Monday, May 17, 2010

We Need a Weather Forecast for People

They say everything moves in cycles, and I know for a fact that I have some pretty clear cycles of my own, both good and bad. My husband is all too aware of them. Its weird - I have no idea what triggers the bad ones, but I'll go from feeling like I can take on the world to feeling like everything is going wrong. After whatever period of time, I get sick of the funk and give myself a good kick in the butt, shake it off and head back to it.

You can imagine what a joy I was while pregnant. My husband should probably be sainted. Lucky for him I only broke one door during those 9 months, during a short lived hormonal rage. True story.

Anyway, in thinking about these cycles I ended up thinking about hurricanes. Quite a perfect parallel actually. To form and sustain, hurricanes need:
1. Favorable conditions to form
2. A way to feed themselves and grow stronger

Also worth noting is that when an energy source is changed or removed, it can stop the cycle. On the flip side, one large system can trigger other cycles. I've watched a lot of hurricanes heading towards the Gulf, closely monitoring the news as they moved and changed. I was even in a Category 4 once (Hurricane Georges) in the Dominican Republic. The sheer power of being in a storm like that was incredibly humbling and left me feeling pretty powerless myself. The destruction it left in its wake was horrible.

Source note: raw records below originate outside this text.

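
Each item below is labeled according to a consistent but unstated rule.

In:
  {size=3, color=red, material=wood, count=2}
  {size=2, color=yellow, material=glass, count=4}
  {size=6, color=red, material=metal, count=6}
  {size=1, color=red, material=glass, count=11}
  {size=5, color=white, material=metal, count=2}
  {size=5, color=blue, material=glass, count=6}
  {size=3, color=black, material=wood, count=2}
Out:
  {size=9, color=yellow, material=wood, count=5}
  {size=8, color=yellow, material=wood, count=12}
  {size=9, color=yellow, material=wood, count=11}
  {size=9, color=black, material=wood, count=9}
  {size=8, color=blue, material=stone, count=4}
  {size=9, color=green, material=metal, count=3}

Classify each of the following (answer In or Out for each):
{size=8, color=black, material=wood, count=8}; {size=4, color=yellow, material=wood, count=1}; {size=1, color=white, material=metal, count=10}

Out, In, In

The classifier is using: size ≤ 6.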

Its kind of the same thing for us too, I think. We all have things that set us off, or that trigger us in a good way. Conditions are set up, the means for it to spiral is set, and it grows and expands, and lays either a path of destruction or a path of creation. I guess the thing to know is that with whatever kind of cycle we're in, it can be interrupted and changed - if we know how to do that. And with the bad cycles, I definitely want that power.

Mainly though, I want to get a handle on how to trigger, maintain and feed those good cycles. They're way more fun, and certainly cause less damage to my doors.